L’épilogue du quinquennat d’IBK mérite de jeter un regard rétrospectif sur les faits de coups bas qui ont dominé le mandat présidentiel. Entre membres du parti au pouvoir, RPM, et  entre membres de la famille ; entre  membres du parti au pouvoir et partis alliés regroupés au sein de la convention de la majorité présidentielle. Pendant les quatre ans d’IBK, ils ont passé le clair de leur temps à se jeter des pièges mortels. Cette mauvaise attitude a divisé à un moment donné le RPM en deux clans : la tendance Abdoulaye Idrissa Maïga, proche de la famille présidentielle et celle proche de Dr BocariTreta soutenue par les militants de première heure du RPM. Ils finissent chacun perdant car leur manque de cohésion fera qu’IBK refuse de leur accorder certains postes de responsabilité. Et cette guerre, IBK en paiera aussi les frais. Son parti qui devrait être en temps normal le bouclier entre lui et l’opposition n’a jamais répondu valablement  lorsque des flèches politiques sont lancées par l’opposition.

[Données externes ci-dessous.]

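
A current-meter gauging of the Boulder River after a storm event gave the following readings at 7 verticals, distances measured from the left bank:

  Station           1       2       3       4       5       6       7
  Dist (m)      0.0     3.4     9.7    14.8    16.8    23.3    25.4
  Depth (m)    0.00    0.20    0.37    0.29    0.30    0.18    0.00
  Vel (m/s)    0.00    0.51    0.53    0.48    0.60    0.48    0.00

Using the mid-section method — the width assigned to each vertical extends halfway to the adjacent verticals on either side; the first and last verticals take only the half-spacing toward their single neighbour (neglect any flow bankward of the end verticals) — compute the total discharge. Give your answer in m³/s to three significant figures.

3.24 m³/s

w_2 = (9.7 − 0.0)/2 = 4.85 m; q_2 = 0.51 × 0.20 × 4.85 = 0.4947 m³/s
w_3 = (14.8 − 3.4)/2 = 5.7 m; q_3 = 0.53 × 0.37 × 5.7 = 1.118 m³/s
w_4 = (16.8 − 9.7)/2 = 3.55 m; q_4 = 0.48 × 0.29 × 3.55 = 0.4942 m³/s
w_5 = (23.3 − 14.8)/2 = 4.25 m; q_5 = 0.60 × 0.30 × 4.25 = 0.7650 m³/s
w_6 = (25.4 − 16.8)/2 = 4.3 m; q_6 = 0.48 × 0.18 × 4.3 = 0.3715 m³/s
Stations 1, 7 contribute zero (depth or velocity is 0).
Q = Σ qᵢ = 3.243 m³/s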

Quant aux partis membres de la Convention de la Majorité présidentielle, ils ont beaucoup souffert. Leurs chefs qui ont occupé des postes de responsabilité ne tarderont pas à les quitter d’eux-mêmes ou poussés à la démission. Ils ne sont pas libres dans la gestion de leur département. Des décisions leur parachutent et on les impose leurs exécutions.

Cette alliance sur fond de trahison a poussé de nombreux chefs de parti politique à révéler ce qui leur est arrivé au moment où ils étaient au cœur de la gestion des affaires de l’Etat. Oumar Tamtam Ly, Moussa Mara, Mamadou Igor Diarra, Alou Boubacar Diallo, Modibo Koné, Kalifa Sanogo, Moussa Sinko Coulibaly, Etienne Fakaba Sissoko, Racine Thiam, MountagaTall, ChoguelKokallaMaïga, Housseïni Amion Guindo… tous ont évoqué les raisons de leur départ. Les réalités sont presque les mêmes. Un malaise profond. Pas de considération, asphyxiés par des instructions à appliquer à la lettre, alors ils étaient contraints de partir.

Ces départs en cascade ont affaibli IBK. Malgré tout, ses camarades du RPM avec quelques micros partis politiques sont confiants. Ils pensent qu’ils peuvent faire élire IBK dès le premier tour. Une utopie ? C’est la seule hypothèse rationnelle lorsqu’on se rappelle que malgré tous ces soutiens, IBK n’a pas pu passer dès le premier tout en 2013.